Rihanna Signs Open Letter Demanding Police Reforms


The music community has bonded together in wake of George Floyds death to sign an open letter on June 8th demanding New York State to revoke statue 50-A. This law defends police officers’ personnel and disciplinary records from being viewed by the public.

R&B artist Rihanna, and many other artists, managers, record labels and executives, are demanding this statue be removed. Under this law, it shields misconduct that has taken place in the police force and has been hidden from the public. This is why many people are protesting for police reforms to take place in the United States.

“We mourn the killing of George Floyd and the unnecessary loss of so many black lives before his,” The letter states. “We must hold accountable those who violate the oath to protect and serve, and find justice for those who are victim to their violence. An indispensable step is having access to disciplinary records of law enforcement officers. New York statute 50-A blocks that full transparency, shielding a history of police misconduct from public scrutiny, making it harder to seek justice and bring about reform. It must be repealed immediately.”

So far this letter has been signed by Rihanna, Migos, Billie Ellish, Justin Bieber, Meek Mills, and many more.

New York Governor Andrew Cuomo, Senate Majority Leader Andrea Stewart-Cousins, and Assembly Speaker Carl Heastie will be the receiver of the letter. Recently Cuomo has discussed the reform of 50-A as part of his four-part reform package New York legislature will be voting on soon.

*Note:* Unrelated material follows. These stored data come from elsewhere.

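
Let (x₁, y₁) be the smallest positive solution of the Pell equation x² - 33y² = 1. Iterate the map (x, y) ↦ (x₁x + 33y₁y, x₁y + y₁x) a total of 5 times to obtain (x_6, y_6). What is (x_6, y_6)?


Step 1: Find the fundamental solution (x₁, y₁) of x² - 33y² = 1.
  Expand √33 as a continued fraction. a₀ = ⌊√33⌋ = 5; iterate m_{k+1} = d_k·a_k − m_k, d_{k+1} = (33 − m_{k+1}²)/d_k, a_{k+1} = ⌊(a₀ + m_{k+1})/d_{k+1}⌋ (starting m₀ = 0, d₀ = 1), with convergents p_k = a_k·p_{k-1} + p_{k-2}, q_k = a_k·q_{k-1} + q_{k-2} (p₋₁ = 1, q₋₁ = 0):
  k = 0: a₀ = 5; p₀/q₀ = 5/1; p₀² − 33·q₀² = 25 − 33 = -8.
  k = 1: m = 5, d = 8, a = ⌊(5 + 5)/8⌋ = 1; p/q = (1·5 + 1)/(1·1 + 0) = 6/1; p² − 33·q² = 36 − 33 = 3.
  k = 2: m = 3, d = 3, a = ⌊(5 + 3)/3⌋ = 2; p/q = (2·6 + 5)/(2·1 + 1) = 17/3; p² − 33·q² = 289 − 297 = -8.
  k = 3: m = 3, d = 8, a = ⌊(5 + 3)/8⌋ = 1; p/q = (1·17 + 6)/(1·3 + 1) = 23/4; p² − 33·q² = 529 − 528 = 1.
  The first convergent with p² − 33·q² = 1 gives the fundamental solution (x₁, y₁) = (23, 4).
Step 2: Apply the recurrence (x_{n+1}, y_{n+1}) = (x₁x_n + 33y₁y_n, x₁y_n + y₁x_n) repeatedly.
  From (x_1, y_1) = (23, 4): x_2 = 23·23 + 33·4·4 = 1057; y_2 = 23·4 + 4·23 = 184.
  From (x_2, y_2) = (1057, 184): x_3 = 23·1057 + 33·4·184 = 48599; y_3 = 23·184 + 4·1057 = 8460.
  From (x_3, y_3) = (48599, 8460): x_4 = 23·48599 + 33·4·8460 = 2234497; y_4 = 23·8460 + 4·48599 = 388976.
  From (x_4, y_4) = (2234497, 388976): x_5 = 23·2234497 + 33·4·388976 = 102738263; y_5 = 23·388976 + 4·2234497 = 17884436.
  From (x_5, y_5) = (102738263, 17884436): x_6 = 23·102738263 + 33·4·17884436 = 4723725601; y_6 = 23·17884436 + 4·102738263 = 822295080.
Step 3: Verify x_6² - 33·y_6² = 22313583553542811201 - 22313583553542811200 = 1 (should be 1). ✓

(x_1, y_1) = (23, 4); (x_6, y_6) = (4723725601, 822295080).


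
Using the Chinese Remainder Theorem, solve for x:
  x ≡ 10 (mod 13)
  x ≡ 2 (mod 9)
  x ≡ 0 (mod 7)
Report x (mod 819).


Moduli 13, 9, 7 are pairwise coprime; by CRT there is a unique solution modulo M = 13 · 9 · 7 = 819.
Solve pairwise, accumulating the modulus:
  Start with x ≡ 10 (mod 13).
  Combine with x ≡ 2 (mod 9): since gcd(13, 9) = 1, we get a unique residue mod 117.
    Write x = 10 + 13·t and substitute into x ≡ 2 (mod 9): 13·t ≡ 2 − 10 = -8 (mod 9).
    Reduce coefficients mod 9: 4·t ≡ 1 (mod 9).
    The inverse of 4 mod 9 is 7 (since 4·7 = 28 = 3·9 + 1), so t ≡ 7·1 = 7 ≡ 7 (mod 9).
    Then x = 10 + 13·7 = 101, valid modulo lcm(13, 9) = 117: x ≡ 101 (mod 117).
  Combine with x ≡ 0 (mod 7): since gcd(117, 7) = 1, we get a unique residue mod 819.
    Write x = 101 + 117·t and substitute into x ≡ 0 (mod 7): 117·t ≡ 0 − 101 = -101 (mod 7).
    Reduce coefficients mod 7: 5·t ≡ 4 (mod 7).
    The inverse of 5 mod 7 is 3 (since 5·3 = 15 = 2·7 + 1), so t ≡ 3·4 = 12 ≡ 5 (mod 7).
    Then x = 101 + 117·5 = 686, valid modulo lcm(117, 7) = 819: x ≡ 686 (mod 819).
Verify: 686 mod 13 = 10 ✓, 686 mod 9 = 2 ✓, 686 mod 7 = 0 ✓.

x ≡ 686 (mod 819).


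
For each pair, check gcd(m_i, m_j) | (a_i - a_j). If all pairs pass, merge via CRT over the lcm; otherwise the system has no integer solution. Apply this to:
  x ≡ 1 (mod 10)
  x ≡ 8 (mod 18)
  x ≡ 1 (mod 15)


Moduli 10, 18, 15 are not pairwise coprime, so CRT works modulo lcm(m_i) when all pairwise compatibility conditions hold.
Pairwise compatibility: gcd(m_i, m_j) must divide a_i - a_j for every pair.
Merge one congruence at a time:
  Start: x ≡ 1 (mod 10).
  Combine with x ≡ 8 (mod 18): gcd(10, 18) = 2, and 8 - 1 = 7 is NOT divisible by 2.
    ⇒ system is inconsistent (no integer solution).

No solution (the system is inconsistent).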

However, signees are not hoping for reform. Instead, they want to see a full repeal. Cuomo has stated he will sign whatever bill the legislature passes.

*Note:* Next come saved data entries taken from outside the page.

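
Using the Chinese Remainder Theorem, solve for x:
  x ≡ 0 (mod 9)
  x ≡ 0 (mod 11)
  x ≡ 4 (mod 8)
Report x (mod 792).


Moduli 9, 11, 8 are pairwise coprime; by CRT there is a unique solution modulo M = 9 · 11 · 8 = 792.
Solve pairwise, accumulating the modulus:
  Start with x ≡ 0 (mod 9).
  Combine with x ≡ 0 (mod 11): since gcd(9, 11) = 1, we get a unique residue mod 99.
    Write x = 0 + 9·t and substitute into x ≡ 0 (mod 11): 9·t ≡ 0 − 0 = 0 (mod 11).
    The inverse of 9 mod 11 is 5 (since 9·5 = 45 = 4·11 + 1), so t ≡ 5·0 = 0 ≡ 0 (mod 11).
    Then x = 0 + 9·0 = 0, valid modulo lcm(9, 11) = 99: x ≡ 0 (mod 99).
  Combine with x ≡ 4 (mod 8): since gcd(99, 8) = 1, we get a unique residue mod 792.
    Write x = 0 + 99·t and substitute into x ≡ 4 (mod 8): 99·t ≡ 4 − 0 = 4 (mod 8).
    Reduce coefficients mod 8: 3·t ≡ 4 (mod 8).
    The inverse of 3 mod 8 is 3 (since 3·3 = 9 = 1·8 + 1), so t ≡ 3·4 = 12 ≡ 4 (mod 8).
    Then x = 0 + 99·4 = 396, valid modulo lcm(99, 8) = 792: x ≡ 396 (mod 792).
Verify: 396 mod 9 = 0 ✓, 396 mod 11 = 0 ✓, 396 mod 8 = 4 ✓.

x ≡ 396 (mod 792).


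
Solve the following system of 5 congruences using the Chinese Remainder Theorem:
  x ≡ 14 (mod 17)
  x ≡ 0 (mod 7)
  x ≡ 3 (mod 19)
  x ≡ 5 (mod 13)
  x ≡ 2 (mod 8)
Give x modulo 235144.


Product of moduli M = 17 · 7 · 19 · 13 · 8 = 235144.
Merge one congruence at a time:
  Start: x ≡ 14 (mod 17).
  Combine with x ≡ 0 (mod 7); new modulus lcm = 119.
    Write x = 14 + 17·t and substitute into x ≡ 0 (mod 7): 17·t ≡ 0 − 14 = -14 (mod 7).
    Reduce coefficients mod 7: 3·t ≡ 0 (mod 7).
    The inverse of 3 mod 7 is 5 (since 3·5 = 15 = 2·7 + 1), so t ≡ 5·0 = 0 ≡ 0 (mod 7).
    Then x = 14 + 17·0 = 14, valid modulo lcm(17, 7) = 119: x ≡ 14 (mod 119).
  Combine with x ≡ 3 (mod 19); new modulus lcm = 2261.
    Write x = 14 + 119·t and substitute into x ≡ 3 (mod 19): 119·t ≡ 3 − 14 = -11 (mod 19).
    Reduce coefficients mod 19: 5·t ≡ 8 (mod 19).
    The inverse of 5 mod 19 is 4 (since 5·4 = 20 = 1·19 + 1), so t ≡ 4·8 = 32 ≡ 13 (mod 19).
    Then x = 14 + 119·13 = 1561, valid modulo lcm(119, 19) = 2261: x ≡ 1561 (mod 2261).
  Combine with x ≡ 5 (mod 13); new modulus lcm = 29393.
    Write x = 1561 + 2261·t and substitute into x ≡ 5 (mod 13): 2261·t ≡ 5 − 1561 = -1556 (mod 13).
    Reduce coefficients mod 13: 12·t ≡ 4 (mod 13).
    The inverse of 12 mod 13 is 12 (since 12·12 = 144 = 11·13 + 1), so t ≡ 12·4 = 48 ≡ 9 (mod 13).
    Then x = 1561 + 2261·9 = 21910, valid modulo lcm(2261, 13) = 29393: x ≡ 21910 (mod 29393).
  Combine with x ≡ 2 (mod 8); new modulus lcm = 235144.
    Write x = 21910 + 29393·t and substitute into x ≡ 2 (mod 8): 29393·t ≡ 2 − 21910 = -21908 (mod 8).
    Reduce coefficients mod 8: 1·t ≡ 4 (mod 8).
    So t ≡ 4 (mod 8).
    Then x = 21910 + 29393·4 = 139482, valid modulo lcm(29393, 8) = 235144: x ≡ 139482 (mod 235144).
Verify against each original: 139482 mod 17 = 14, 139482 mod 7 = 0, 139482 mod 19 = 3, 139482 mod 13 = 5, 139482 mod 8 = 2.

x ≡ 139482 (mod 235144).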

“We were pleased to hear the Governor’s statement that 50-A should not prohibit the release of disciplinary records,” the letter says. “But it is not enough. 50-A has been used far too often in the past and, without repeal, it will continue to be used to block justice. When the Legislature returns this week, we urge members to recognize the moment, take one loud, bold, and meaningful step in addressing this systemic problem, and swiftly repeal 50-A.”

Hopefully, this letter is a step in the right direction.